Des cendres de mon style ravageur (chemise, salopette, et mocassins) immolé par l’indifférence sur l’autel de l’adolescence, ne renaîtra un semblant de classe que vers la fin de la deuxième décennie de mon ère. Et cela, principalement sous l’impulsion “classique” d’une petite amie. Cette nouvelle vague perdurera jusqu’à nos jours, à défaut de continuité sentimentale.
Le visage s’allongera, les joues se creuseront un peu et les cheveux s’assombriront, finissant même par s’effacer presque entièrement. Mais les cernes – poches de temps perdu sous les fenêtres de l’âme – sont dès lors, d’ores et déjà mes blessures de guerre à moi.

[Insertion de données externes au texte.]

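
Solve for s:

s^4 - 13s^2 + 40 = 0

s = -2.8284 or s = -2.2361 or s = 2.2361 or s = 2.8284

Let u = s^2. The equation becomes u^2 - 13u + 40 = 0.
Factor: (u - 5)(u - 8) = 0, so u = 5 or u = 8.
s^2 = 5 gives s = +/-sqrt(5) ~= +/-2.2361.
s^2 = 8 gives s = +/-2*sqrt(2) ~= +/-2.8284.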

Ni un regret, ni une honte, elles portent l’étendard de mon identité autant que je les porte, elles.
A l’instar du couple que sont ce jardin, flou en arrière plan, et ce banc, quelque peu grossier mais droit, et dont le premier va grandir, fleurir et se métamorphoser avec les âges passant, tandis que le second les traversera avec pour seule marque de changement cette couche de mousse qui s’y déposent, je grandis, je change, et je me transforme, mais je reste aussi pareil à cet enfant : légèrement perdu malgré son apparence peu commode, et pourtant content d’être là.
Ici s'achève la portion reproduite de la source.